Attractive, vibrant and dynamic. This is Berlin, a city where people are constantly moving from or to. Moving to Berlin can be stressful especially when it comes to finding a place to live in!
The first thing you do when looking for a flat is to filter them by price, you have a maximum budget and don’t want to outgrow it. A good tip is to be ready to negotiate, sometimes in order to have the flat, you must be ready to pay a little bit more than what was written in the ad. So go for apartments below your maximum so you still have one card on your sleeve when it comes to negotiations. Since the competition is tough, offering a little bit more can change the game. Please be careful when doing that because some people does not rent their flat for the money but to share a home with other people and to them, you must sell your personality.
Type of apartment
In Germany, shared flats are very common and a great way to meet new people when you’re new in the city. Some flat are of course cleaner than others so you should definitely visit the flat before signing any contract. If you are looking for studios or bigger apartment, the price will increase quickly and agencies might be the best option.
The message you send is crucial to get the apartment, it is the first impression they will have on you. Don’t write a cover letter of 1 page, they won’t read it. The best option is to write a few lines (10 max). You can start with a general presentation; name, profession, languages spoken. Put the date you want to move in and, if any, the date you want to move out. Then you can share your Facebook profile so they know you are “real” and they can learn more about you. At the end write a few lines on why you want the room/ flat. For instance, because it seems clean or the flatmates seem to look for the same thing as you (some small talks occasionally in the shared kitchen or go out together etc.). You should also ask to visit the flat as soon as possible, it will show your motivation. This will also scare away scammers who will offer you to pay first without visiting anything because they are “not in the country at the moment” and then they send you the keys by mail.

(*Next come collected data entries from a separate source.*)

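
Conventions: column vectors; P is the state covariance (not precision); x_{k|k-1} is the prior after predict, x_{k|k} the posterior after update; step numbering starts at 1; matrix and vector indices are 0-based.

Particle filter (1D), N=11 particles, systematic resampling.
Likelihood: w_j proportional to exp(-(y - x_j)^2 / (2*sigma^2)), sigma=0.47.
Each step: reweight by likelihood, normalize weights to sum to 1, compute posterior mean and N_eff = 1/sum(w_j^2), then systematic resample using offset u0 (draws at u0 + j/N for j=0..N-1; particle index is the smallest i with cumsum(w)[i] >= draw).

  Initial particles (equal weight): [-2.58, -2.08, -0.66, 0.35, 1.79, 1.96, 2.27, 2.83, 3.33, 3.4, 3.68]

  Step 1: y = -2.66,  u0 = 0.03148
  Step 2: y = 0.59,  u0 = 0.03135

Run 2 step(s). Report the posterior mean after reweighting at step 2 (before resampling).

step 1: w=[0.6785, 0.3215, 0.0001, 0.0000, 0.0000, 0.0000, 0.0000, 0.0000, 0.0000, 0.0000, 0.0000]  mean=-2.4191  Neff=1.7742  idx=[0, 0, 0, 0, 0, 0, 0, 0, 1, 1, 1]
step 2: w=[0.0004, 0.0004, 0.0004, 0.0004, 0.0004, 0.0004, 0.0004, 0.0004, 0.3321, 0.3321, 0.3321]  mean=-2.0818  Neff=3.0216  idx=[8, 8, 8, 8, 9, 9, 9, 9, 10, 10, 10]

post_mean = -2.0818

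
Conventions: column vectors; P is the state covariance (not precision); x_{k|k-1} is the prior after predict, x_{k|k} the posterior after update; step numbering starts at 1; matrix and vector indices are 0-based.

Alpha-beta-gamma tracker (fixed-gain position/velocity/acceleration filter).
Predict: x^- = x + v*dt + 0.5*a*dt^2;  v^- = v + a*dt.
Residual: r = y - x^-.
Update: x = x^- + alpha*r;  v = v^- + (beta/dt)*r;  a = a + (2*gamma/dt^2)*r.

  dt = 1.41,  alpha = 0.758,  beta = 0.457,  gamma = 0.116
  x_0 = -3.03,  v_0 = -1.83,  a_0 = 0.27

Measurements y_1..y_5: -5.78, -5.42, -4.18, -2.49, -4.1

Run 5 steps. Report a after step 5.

step 1: x_pred=-5.3419  r=-0.4381  x^+=-5.6740  v^+=-1.5913  a^+=0.2189
step 2: x_pred=-7.7001  r=2.2801  x^+=-5.9718  v^+=-0.5437  a^+=0.4850
step 3: x_pred=-6.2563  r=2.0763  x^+=-4.6825  v^+=0.8131  a^+=0.7272
step 4: x_pred=-2.8131  r=0.3231  x^+=-2.5682  v^+=1.9432  a^+=0.7649
step 5: x_pred=0.9321  r=-5.0321  x^+=-2.8822  v^+=1.3908  a^+=0.1777

a_post = 0.1777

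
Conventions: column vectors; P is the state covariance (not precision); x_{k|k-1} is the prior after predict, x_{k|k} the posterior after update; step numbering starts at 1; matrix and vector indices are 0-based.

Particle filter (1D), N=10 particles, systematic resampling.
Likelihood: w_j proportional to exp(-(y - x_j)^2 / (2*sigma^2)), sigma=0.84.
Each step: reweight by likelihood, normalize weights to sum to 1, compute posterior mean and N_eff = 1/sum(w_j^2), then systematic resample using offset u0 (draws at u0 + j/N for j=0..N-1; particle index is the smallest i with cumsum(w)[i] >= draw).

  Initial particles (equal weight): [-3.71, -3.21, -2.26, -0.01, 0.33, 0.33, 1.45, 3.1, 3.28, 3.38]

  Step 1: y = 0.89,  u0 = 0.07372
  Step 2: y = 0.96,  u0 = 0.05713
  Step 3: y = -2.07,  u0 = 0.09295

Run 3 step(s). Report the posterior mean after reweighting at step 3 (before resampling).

post_mean = 0.2101

step 1: w=[0.0000, 0.0000, 0.0003, 0.1860, 0.2645, 0.2645, 0.2645, 0.0104, 0.0058, 0.0041]  mean=0.6204  Neff=4.0880  idx=[3, 3, 4, 4, 5, 5, 5, 6, 6, 6]
step 2: w=[0.0700, 0.0700, 0.1030, 0.1030, 0.1030, 0.1030, 0.1030, 0.1151, 0.1151, 0.1151]  mean=0.6690  Neff=9.7541  idx=[0, 2, 3, 4, 5, 6, 7, 7, 8, 9]
step 3: w=[0.3677, 0.1255, 0.1255, 0.1255, 0.1255, 0.1255, 0.0011, 0.0011, 0.0011, 0.0011]  mean=0.2101  Neff=4.6727  idx=[0, 0, 0, 1, 1, 2, 3, 4, 5, 5]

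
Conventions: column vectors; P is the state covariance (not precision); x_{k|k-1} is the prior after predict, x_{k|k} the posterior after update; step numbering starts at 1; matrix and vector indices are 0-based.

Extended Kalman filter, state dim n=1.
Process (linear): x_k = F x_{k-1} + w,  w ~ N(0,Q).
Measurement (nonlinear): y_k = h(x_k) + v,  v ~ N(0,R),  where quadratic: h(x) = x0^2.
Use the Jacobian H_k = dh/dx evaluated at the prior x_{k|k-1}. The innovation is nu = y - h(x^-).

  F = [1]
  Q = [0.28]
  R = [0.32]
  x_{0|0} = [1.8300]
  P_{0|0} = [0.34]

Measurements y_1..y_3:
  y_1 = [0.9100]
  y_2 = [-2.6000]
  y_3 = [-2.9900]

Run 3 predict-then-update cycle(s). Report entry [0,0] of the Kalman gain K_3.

K[0,0] = -0.3913

step 1: x^-=[1.8300]  P^-=[0.6200]  H_jac=[3.6600]  S=[8.6253]  K=[0.2631]  nu=[-2.4389]  x^+=[1.1884]  P^+=[0.0230]
step 2: x^-=[1.1884]  P^-=[0.3030]  H_jac=[2.3767]  S=[2.0316]  K=[0.3545]  nu=[-4.0122]  x^+=[-0.2339]  P^+=[0.0477]
step 3: x^-=[-0.2339]  P^-=[0.3277]  H_jac=[-0.4677]  S=[0.3917]  K=[-0.3913]  nu=[-3.0447]  x^+=[0.9577]  P^+=[0.2677]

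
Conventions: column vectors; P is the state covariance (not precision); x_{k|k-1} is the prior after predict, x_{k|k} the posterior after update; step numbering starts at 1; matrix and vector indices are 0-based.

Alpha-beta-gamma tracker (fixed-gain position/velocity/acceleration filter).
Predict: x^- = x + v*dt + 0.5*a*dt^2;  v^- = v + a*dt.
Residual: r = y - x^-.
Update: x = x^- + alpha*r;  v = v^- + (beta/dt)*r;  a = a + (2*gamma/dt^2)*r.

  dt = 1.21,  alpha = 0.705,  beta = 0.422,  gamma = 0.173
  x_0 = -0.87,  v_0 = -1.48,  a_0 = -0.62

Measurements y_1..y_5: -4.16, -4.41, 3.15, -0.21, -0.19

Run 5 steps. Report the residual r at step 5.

step 1: x_pred=-3.1147  r=-1.0453  x^+=-3.8516  v^+=-2.5948  a^+=-0.8670
step 2: x_pred=-7.6260  r=3.2160  x^+=-5.3587  v^+=-2.5223  a^+=-0.1070
step 3: x_pred=-8.4890  r=11.6390  x^+=-0.2835  v^+=1.4075  a^+=2.6435
step 4: x_pred=3.3547  r=-3.5647  x^+=0.8416  v^+=3.3629  a^+=1.8011
step 5: x_pred=6.2292  r=-6.4192  x^+=1.7037  v^+=3.3035  a^+=0.2841

resid = -6.4192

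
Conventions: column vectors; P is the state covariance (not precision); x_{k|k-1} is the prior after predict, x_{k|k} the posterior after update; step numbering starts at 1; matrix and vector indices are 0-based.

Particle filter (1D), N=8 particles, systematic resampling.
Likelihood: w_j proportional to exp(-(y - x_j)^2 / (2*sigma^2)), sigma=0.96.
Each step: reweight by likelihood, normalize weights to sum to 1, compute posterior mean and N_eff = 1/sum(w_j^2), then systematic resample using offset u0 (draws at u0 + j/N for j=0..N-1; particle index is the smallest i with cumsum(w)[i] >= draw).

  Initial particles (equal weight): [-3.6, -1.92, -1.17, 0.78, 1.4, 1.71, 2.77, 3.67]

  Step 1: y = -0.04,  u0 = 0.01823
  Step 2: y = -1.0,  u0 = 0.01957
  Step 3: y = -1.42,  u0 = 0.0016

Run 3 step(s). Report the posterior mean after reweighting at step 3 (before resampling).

post_mean = -1.3457

step 1: w=[0.0006, 0.0785, 0.2673, 0.3710, 0.1735, 0.1014, 0.0074, 0.0003]  mean=0.2618  Neff=3.9107  idx=[1, 2, 2, 3, 3, 3, 4, 5]
step 2: w=[0.1974, 0.3075, 0.3075, 0.0560, 0.0560, 0.0560, 0.0137, 0.0058]  mean=-0.9384  Neff=4.2060  idx=[0, 0, 1, 1, 2, 2, 2, 4]
step 3: w=[0.1313, 0.1313, 0.1453, 0.1453, 0.1453, 0.1453, 0.1453, 0.0109]  mean=-1.3457  Neff=7.1344  idx=[0, 0, 1, 2, 3, 4, 5, 6]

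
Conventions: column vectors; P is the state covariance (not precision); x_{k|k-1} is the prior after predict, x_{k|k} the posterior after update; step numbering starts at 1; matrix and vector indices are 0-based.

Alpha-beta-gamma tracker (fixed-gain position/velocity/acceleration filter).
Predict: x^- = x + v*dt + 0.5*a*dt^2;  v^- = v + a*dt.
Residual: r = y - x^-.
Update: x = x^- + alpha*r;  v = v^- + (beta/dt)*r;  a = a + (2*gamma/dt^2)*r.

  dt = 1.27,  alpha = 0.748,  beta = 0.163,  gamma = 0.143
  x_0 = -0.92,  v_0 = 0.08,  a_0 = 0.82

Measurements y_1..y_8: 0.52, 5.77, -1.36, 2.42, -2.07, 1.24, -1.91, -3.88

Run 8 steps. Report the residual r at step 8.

step 1: x_pred=-0.1571  r=0.6771  x^+=0.3494  v^+=1.2083  a^+=0.9401
step 2: x_pred=2.6420  r=3.1280  x^+=4.9818  v^+=2.8037  a^+=1.4947
step 3: x_pred=9.7478  r=-11.1078  x^+=1.4392  v^+=3.2763  a^+=-0.4749
step 4: x_pred=5.2171  r=-2.7971  x^+=3.1249  v^+=2.3142  a^+=-0.9709
step 5: x_pred=5.2809  r=-7.3509  x^+=-0.2176  v^+=0.1377  a^+=-2.2744
step 6: x_pred=-1.8769  r=3.1169  x^+=0.4545  v^+=-2.3507  a^+=-1.7217
step 7: x_pred=-3.9193  r=2.0093  x^+=-2.4163  v^+=-4.2793  a^+=-1.3654
step 8: x_pred=-8.9522  r=5.0722  x^+=-5.1582  v^+=-5.3624  a^+=-0.4660

resid = 5.0722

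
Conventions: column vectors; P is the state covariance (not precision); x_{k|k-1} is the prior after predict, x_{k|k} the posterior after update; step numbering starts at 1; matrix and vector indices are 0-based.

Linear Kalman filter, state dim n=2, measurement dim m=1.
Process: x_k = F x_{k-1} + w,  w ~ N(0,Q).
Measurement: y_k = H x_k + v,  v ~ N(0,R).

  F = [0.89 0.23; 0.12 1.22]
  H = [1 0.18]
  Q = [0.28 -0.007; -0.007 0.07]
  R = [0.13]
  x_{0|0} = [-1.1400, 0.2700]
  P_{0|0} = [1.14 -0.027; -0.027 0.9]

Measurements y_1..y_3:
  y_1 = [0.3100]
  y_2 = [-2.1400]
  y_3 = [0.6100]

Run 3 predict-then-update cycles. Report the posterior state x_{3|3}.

step 1: x^-=[-0.9525, 0.1926]  P^-=[1.2196 0.3372; 0.3372 1.4181]  S=[1.5169]  K=[0.8440; 0.3906]  nu=[1.2278]  x^+=[0.0838, 0.6722]  P^+=[0.1390 -0.1628; -0.1628 1.1867]
step 2: x^-=[0.2292, 0.8301]  P^-=[0.3862 0.1595; 0.1595 1.7905]  S=[0.6317]  K=[0.6569; 0.7628]  nu=[-2.5186]  x^+=[-1.4253, -1.0910]  P^+=[0.1137 -0.1570; -0.1570 1.4230]
step 3: x^-=[-1.5194, -1.5021]  P^-=[0.3810 0.2297; 0.2297 2.1437]  S=[0.6632]  K=[0.6369; 0.9281]  nu=[2.3998]  x^+=[0.0090, 0.7253]  P^+=[0.1120 -0.1624; -0.1624 1.5724]

x_post = [0.0090, 0.7253]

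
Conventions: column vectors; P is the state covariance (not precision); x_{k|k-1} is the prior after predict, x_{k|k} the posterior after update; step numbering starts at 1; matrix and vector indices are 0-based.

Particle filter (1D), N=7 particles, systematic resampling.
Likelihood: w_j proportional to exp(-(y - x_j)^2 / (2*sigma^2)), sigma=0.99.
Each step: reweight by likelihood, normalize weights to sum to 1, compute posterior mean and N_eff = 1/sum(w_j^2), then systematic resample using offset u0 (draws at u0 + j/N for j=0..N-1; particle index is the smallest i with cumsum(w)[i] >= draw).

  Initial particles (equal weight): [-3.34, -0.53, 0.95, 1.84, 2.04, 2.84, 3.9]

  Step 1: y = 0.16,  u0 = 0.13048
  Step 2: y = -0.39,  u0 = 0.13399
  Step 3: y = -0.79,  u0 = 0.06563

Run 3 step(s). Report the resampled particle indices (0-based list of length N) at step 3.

step 1: w=[0.0010, 0.4039, 0.3746, 0.1220, 0.0849, 0.0132, 0.0004]  mean=0.5752  Neff=3.0700  idx=[1, 1, 2, 2, 2, 3, 5]
step 2: w=[0.3033, 0.3033, 0.1226, 0.1226, 0.1226, 0.0242, 0.0015]  mean=0.0767  Neff=4.3550  idx=[0, 0, 1, 1, 2, 3, 5]
step 3: w=[0.2236, 0.2236, 0.2236, 0.2236, 0.0494, 0.0494, 0.0068]  mean=-0.3677  Neff=4.8799  idx=[0, 0, 1, 2, 2, 3, 4]

resampled_idx = [0, 0, 1, 2, 2, 3, 4]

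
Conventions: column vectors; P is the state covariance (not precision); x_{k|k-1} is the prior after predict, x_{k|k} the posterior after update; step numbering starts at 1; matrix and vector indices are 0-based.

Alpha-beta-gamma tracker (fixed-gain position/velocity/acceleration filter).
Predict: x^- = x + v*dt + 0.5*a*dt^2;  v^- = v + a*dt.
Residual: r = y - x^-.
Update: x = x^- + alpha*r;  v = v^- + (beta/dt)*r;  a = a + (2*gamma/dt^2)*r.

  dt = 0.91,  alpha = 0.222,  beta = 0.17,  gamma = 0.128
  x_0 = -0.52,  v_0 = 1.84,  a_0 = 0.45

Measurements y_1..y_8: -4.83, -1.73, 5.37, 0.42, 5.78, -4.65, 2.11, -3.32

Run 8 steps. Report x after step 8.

x_post = 3.2670

step 1: x_pred=1.3407  r=-6.1707  x^+=-0.0292  v^+=1.0967  a^+=-1.4576
step 2: x_pred=0.3653  r=-2.0953  x^+=-0.0998  v^+=-0.6211  a^+=-2.1054
step 3: x_pred=-1.5368  r=6.9068  x^+=-0.0035  v^+=-1.2468  a^+=0.0298
step 4: x_pred=-1.1257  r=1.5457  x^+=-0.7826  v^+=-0.9309  a^+=0.5076
step 5: x_pred=-1.4195  r=7.1995  x^+=0.1788  v^+=0.8760  a^+=2.7333
step 6: x_pred=2.1078  r=-6.7578  x^+=0.6075  v^+=2.1009  a^+=0.6442
step 7: x_pred=2.7861  r=-0.6761  x^+=2.6360  v^+=2.5608  a^+=0.4352
step 8: x_pred=5.1465  r=-8.4665  x^+=3.2670  v^+=1.3752  a^+=-2.1822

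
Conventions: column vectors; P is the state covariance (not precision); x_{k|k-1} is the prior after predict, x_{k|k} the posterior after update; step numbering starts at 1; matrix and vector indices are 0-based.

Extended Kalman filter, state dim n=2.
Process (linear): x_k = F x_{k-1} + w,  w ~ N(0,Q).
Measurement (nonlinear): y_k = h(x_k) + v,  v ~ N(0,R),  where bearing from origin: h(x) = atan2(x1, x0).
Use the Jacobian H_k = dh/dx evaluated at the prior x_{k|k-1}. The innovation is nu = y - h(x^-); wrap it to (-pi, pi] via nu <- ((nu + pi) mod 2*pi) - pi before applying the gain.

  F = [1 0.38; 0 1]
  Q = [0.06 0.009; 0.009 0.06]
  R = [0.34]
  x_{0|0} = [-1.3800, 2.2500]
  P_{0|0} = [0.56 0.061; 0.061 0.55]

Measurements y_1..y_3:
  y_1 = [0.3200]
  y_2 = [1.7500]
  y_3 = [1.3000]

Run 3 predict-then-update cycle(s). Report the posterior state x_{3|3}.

x_post = [2.1495, 2.7421]

step 1: x^-=[-0.5250, 2.2500]  P^-=[0.7458 0.2790; 0.2790 0.6100]  H_jac=[-0.4215 -0.0983]  S=[0.5015]  K=[-0.6815; -0.3541]  nu=[-1.4800]  x^+=[0.4836, 2.7741]  P^+=[0.5129 0.1580; 0.1580 0.5471]
step 2: x^-=[1.5378, 2.7741]  P^-=[0.7719 0.3749; 0.3749 0.6071]  H_jac=[-0.2757 0.1529]  S=[0.3813]  K=[-0.4080; -0.0277]  nu=[0.6854]  x^+=[1.2582, 2.7551]  P^+=[0.7085 0.3706; 0.3706 0.6068]
step 3: x^-=[2.3051, 2.7551]  P^-=[1.1377 0.6102; 0.6102 0.6668]  H_jac=[-0.2135 0.1786]  S=[0.3666]  K=[-0.3653; -0.0304]  nu=[0.4259]  x^+=[2.1495, 2.7421]  P^+=[1.0888 0.6061; 0.6061 0.6665]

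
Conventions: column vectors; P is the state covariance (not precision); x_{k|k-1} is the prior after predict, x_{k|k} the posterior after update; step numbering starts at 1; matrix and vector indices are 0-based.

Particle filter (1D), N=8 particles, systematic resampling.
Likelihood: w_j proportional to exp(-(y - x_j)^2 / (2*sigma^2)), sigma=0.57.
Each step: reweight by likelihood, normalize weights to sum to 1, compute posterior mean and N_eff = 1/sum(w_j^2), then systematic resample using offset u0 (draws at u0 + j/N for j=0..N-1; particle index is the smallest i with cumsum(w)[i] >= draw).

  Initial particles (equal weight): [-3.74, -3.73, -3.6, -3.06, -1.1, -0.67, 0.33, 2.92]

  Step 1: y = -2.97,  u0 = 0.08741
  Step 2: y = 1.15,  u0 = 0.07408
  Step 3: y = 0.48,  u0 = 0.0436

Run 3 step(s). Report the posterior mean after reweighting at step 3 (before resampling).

post_mean = -3.0600

step 1: w=[0.1710, 0.1751, 0.2312, 0.4206, 0.0020, 0.0001, 0.0000, 0.0000]  mean=-3.4143  Neff=3.4450  idx=[0, 1, 1, 2, 3, 3, 3, 3]
step 2: w=[0.0000, 0.0000, 0.0000, 0.0001, 0.2499, 0.2499, 0.2499, 0.2499]  mean=-3.0601  Neff=4.0017  idx=[4, 4, 5, 5, 6, 6, 7, 7]
step 3: w=[0.1250, 0.1250, 0.1250, 0.1250, 0.1250, 0.1250, 0.1250, 0.1250]  mean=-3.0600  Neff=8.0000  idx=[0, 1, 2, 3, 4, 5, 6, 7]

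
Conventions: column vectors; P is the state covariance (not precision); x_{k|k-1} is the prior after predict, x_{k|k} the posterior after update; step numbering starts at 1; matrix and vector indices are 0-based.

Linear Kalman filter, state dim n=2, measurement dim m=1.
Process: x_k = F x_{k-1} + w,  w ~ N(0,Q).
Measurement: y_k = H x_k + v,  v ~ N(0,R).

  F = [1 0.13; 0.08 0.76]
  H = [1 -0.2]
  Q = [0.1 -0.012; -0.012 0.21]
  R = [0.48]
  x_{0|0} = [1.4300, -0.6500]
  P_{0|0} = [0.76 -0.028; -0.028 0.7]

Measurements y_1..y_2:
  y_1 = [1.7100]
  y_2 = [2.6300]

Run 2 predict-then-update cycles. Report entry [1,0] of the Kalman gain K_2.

step 1: x^-=[1.3455, -0.3796]  P^-=[0.8646 0.0964; 0.0964 0.6158]  S=[1.3306]  K=[0.6352; -0.0201]  nu=[0.2886]  x^+=[1.5288, -0.3854]  P^+=[0.3276 0.1134; 0.1134 0.6152]
step 2: x^-=[1.4787, -0.1706]  P^-=[0.4675 0.1624; 0.1624 0.5812]  S=[0.9058]  K=[0.4803; 0.0509]  nu=[1.1172]  x^+=[2.0152, -0.1137]  P^+=[0.2586 0.1402; 0.1402 0.5789]

K[1,0] = 0.0509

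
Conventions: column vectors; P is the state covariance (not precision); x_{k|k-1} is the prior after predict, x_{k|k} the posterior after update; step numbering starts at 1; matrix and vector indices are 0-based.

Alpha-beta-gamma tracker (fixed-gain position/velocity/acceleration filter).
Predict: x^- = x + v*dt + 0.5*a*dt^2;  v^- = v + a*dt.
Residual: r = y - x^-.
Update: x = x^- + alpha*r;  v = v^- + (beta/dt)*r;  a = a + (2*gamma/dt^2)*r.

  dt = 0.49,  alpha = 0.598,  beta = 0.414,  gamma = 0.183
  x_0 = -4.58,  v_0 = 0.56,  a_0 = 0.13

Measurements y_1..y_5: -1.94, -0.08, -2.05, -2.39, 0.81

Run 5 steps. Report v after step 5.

v_post = -1.9609

step 1: x_pred=-4.2900  r=2.3500  x^+=-2.8847  v^+=2.6092  a^+=3.7122
step 2: x_pred=-1.1605  r=1.0805  x^+=-0.5144  v^+=5.3411  a^+=5.3594
step 3: x_pred=2.7462  r=-4.7962  x^+=-0.1219  v^+=3.9150  a^+=-1.9518
step 4: x_pred=1.5621  r=-3.9521  x^+=-0.8013  v^+=-0.3805  a^+=-7.9762
step 5: x_pred=-1.9453  r=2.7553  x^+=-0.2976  v^+=-1.9609  a^+=-3.7762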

Berlin is a huge city with plenty of residential neighbourhoods and more lively ones. You should pay attention to the public transportation access in the neighborhood you chose. Some are more accessible than others and it might take you 15min or more to reach the nearest tram/bus/metro station. Adding you time to go to work and come back.
Regarding the shared flats (WG in German), ads can be really specific; “only girls” or “only vegans” etc. Even if you want the room don’t try to contact the owner, he or she will not answer. When they ask for specific things (even if it is not fair) they don’t care and will find someone matching the criteria.
There are a few websites where you can find shared flat such as:
WG-gesucht: there is a lot of new offers every day but you have to react quickly as there is a huge amount of candidates applying: within the 1st hour after the ad is posted some people receive more than 100 applications…
Ebay Kleine Anzeigen: it is less saturated than WG- gesucht, and people respond more often however you do not have as many offers as in WG-Gesucht.
Immowelt: the interesting part of this website is that you can create a profile as a flat seeker. There is also a lot of new ads each day. Mostly long term offers.
Studenten-WG: this website offers shared flats for students.
Immobilien Scout 24: this website is very diversified for any type of research from shared flats to regular flats. Mostly long term offers.